There's this part of my assignment which involves stochastic matrices and i've done most parts of it but there's one part which requires me to show that its eigenvalue is 1. The only way i can think of this is by calculating the det|A-$\lambda$I| and showing that equals to zero when $\lambda$=1. But really how do I calculate a determinant of a 6x6 matrices?
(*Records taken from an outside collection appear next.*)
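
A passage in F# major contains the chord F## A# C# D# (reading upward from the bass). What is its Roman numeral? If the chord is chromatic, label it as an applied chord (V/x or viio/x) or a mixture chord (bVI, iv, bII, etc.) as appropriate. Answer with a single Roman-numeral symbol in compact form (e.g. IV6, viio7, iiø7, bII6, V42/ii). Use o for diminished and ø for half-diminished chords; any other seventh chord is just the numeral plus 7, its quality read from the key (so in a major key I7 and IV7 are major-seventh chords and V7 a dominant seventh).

V65/ii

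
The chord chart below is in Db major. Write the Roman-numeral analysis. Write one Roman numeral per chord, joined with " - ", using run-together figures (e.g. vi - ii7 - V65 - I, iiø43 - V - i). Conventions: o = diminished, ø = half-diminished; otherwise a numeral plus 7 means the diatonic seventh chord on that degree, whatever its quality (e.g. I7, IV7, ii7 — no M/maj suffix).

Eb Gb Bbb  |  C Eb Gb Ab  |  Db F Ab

iio - V65 - I

Eb-Gb-Bbb is non-diatonic — iio, a mixture chord from Db minor.
C-Eb-Gb-Ab: root Ab is the dominant; dominant seventh chord there is V65.
Db-F-Ab: root Db is the tonic; major triad there is I.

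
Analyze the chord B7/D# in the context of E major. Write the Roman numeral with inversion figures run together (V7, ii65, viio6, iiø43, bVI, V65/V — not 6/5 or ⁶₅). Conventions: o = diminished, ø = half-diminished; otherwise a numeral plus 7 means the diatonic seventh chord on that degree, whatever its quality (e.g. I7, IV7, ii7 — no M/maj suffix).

The pitches B-D#-F#-A form a dominant seventh chord rooted on B.
In E major, B is the dominant; the diatonic dominant seventh chord there is V7.
With D# in the bass the chord is in first inversion, so the figured bass is 65.

V65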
Given below is the stochastic matrice that i have found;
\begin{bmatrix} 0 & \frac{1}{2} & \frac{1}{3} & 0 & 0 & 0 \\ \frac{1}{2} & 0 & 0 & \frac{1}{3} & 0 & 0 \\ \frac{1}{2} & 0 & 0 & \frac{1}{3}& \frac{1}{2}& 0 \\ 0 & \frac{1}{2} & \frac{1}{3} & 0 & 0 & \frac{1}{2} \\ 0 & 0 & \frac{1}{3}& 0 & 0 & \frac{1}{2} \\ 0 & 0 & 0 & \frac{1}{3} & \frac{1}{2} & 0 \\ \end{bmatrix}
I don't think i'm suppose to compute this in a really long and complicated way but i also do have to find the eigenvector associated to eigenvalue 1. That's why I'm all confused about this. What would be the way to go about this?